What is a Power of Attorney?

In reference to offshore company management, a Power of Attorney (POA) is a legal document, which confers the operational and representative rights in the IBC to a particular person. By virtue of the Power of Attorney such person is appointed as representative ("Attorney-in-fact") of the company. A fairly common practice in the offshore services industry is to issue a Power of Attorney by the nominee director to the beneficial owner of the IBC, to act on behalf of that offshore company.

The Power of Attorney can either feature a full scope of representational powers (General Power of Attorney), or it can be limited to some particular rights and activities (Special- or Limited Power of Attorney). On grounds of a Power of Attorney, its holder may open and manage bank accounts, enter into business deals and contracts, open and manage branches and subsidiaries, assume obligations and execute rights on behalf of the offshore company.
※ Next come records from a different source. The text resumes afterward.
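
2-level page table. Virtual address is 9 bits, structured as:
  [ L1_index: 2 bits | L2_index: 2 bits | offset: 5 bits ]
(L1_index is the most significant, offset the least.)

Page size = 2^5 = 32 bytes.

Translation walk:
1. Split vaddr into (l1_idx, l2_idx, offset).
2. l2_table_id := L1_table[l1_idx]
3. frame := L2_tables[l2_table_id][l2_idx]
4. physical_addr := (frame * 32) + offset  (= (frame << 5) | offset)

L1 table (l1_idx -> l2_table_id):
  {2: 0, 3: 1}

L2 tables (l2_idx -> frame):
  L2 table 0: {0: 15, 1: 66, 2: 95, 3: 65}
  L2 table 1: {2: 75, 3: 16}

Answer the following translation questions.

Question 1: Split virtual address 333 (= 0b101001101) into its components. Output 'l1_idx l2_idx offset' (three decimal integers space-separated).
Answer: 2 2 13

Derivation:
vaddr = 333 = 0b101001101
  top 2 bits -> l1_idx = 2
  next 2 bits -> l2_idx = 2
  bottom 5 bits -> offset = 13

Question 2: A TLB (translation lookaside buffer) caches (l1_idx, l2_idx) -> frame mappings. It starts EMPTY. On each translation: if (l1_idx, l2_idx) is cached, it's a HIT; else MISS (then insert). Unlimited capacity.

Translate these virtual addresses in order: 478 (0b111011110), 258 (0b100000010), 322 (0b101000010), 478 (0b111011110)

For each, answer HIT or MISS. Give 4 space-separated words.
Answer: MISS MISS MISS HIT

Derivation:
vaddr=478: (3,2) not in TLB -> MISS, insert
vaddr=258: (2,0) not in TLB -> MISS, insert
vaddr=322: (2,2) not in TLB -> MISS, insert
vaddr=478: (3,2) in TLB -> HIT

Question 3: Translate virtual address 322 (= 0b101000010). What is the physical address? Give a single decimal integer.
Answer: 3042

Derivation:
vaddr = 322 = 0b101000010
Split: l1_idx=2, l2_idx=2, offset=2
L1[2] = 0
L2[0][2] = 95
paddr = 95 * 32 + 2 = 3042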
A company may issue one or several Powers of Attorney, with identical or varying scope of operational rights. Thus the operational activities of the same IBC can be split or shared between several representatives - for instance, by several beneficial owners of the company himself or by their associates or family members.
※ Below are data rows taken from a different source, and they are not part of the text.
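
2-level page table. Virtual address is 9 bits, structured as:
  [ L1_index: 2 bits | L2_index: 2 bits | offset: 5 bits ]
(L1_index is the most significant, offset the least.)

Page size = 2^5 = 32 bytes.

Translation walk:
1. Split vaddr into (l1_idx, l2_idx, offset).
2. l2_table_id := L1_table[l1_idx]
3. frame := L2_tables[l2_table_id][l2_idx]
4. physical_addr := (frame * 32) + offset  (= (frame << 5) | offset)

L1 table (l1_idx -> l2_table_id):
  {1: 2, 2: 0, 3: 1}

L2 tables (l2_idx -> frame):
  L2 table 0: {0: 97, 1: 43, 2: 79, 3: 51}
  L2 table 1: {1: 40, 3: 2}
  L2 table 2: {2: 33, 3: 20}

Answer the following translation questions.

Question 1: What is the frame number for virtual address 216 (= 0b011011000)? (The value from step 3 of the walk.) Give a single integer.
vaddr = 216: l1_idx=1, l2_idx=2
L1[1] = 2; L2[2][2] = 33

Answer: 33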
While the usage of Powers of Attorney is arguably the most convenient method of the practical management of an offshore company by its beneficial owner, it also has certain risks. It may be a valid argument (by some tax authority, for example), that an individual who routinely uses a general Power of Attorney to enter into contracts and obligations on behalf of the offshore company, does in fact control that particular offshore company. Such implication may lead to the dealings between that offshore company and a domestic company, owned by the same individual, being considered as concluded "at arms length". Consequently, such dealings may be disregarded for tax purposes as bogus transactions. From this perspective it may be more appropriate to directly involve the nominee director into the conclusion of contracts and to limit the usage of Powers of Attorney only to those transactions which are not subject to potential controversy.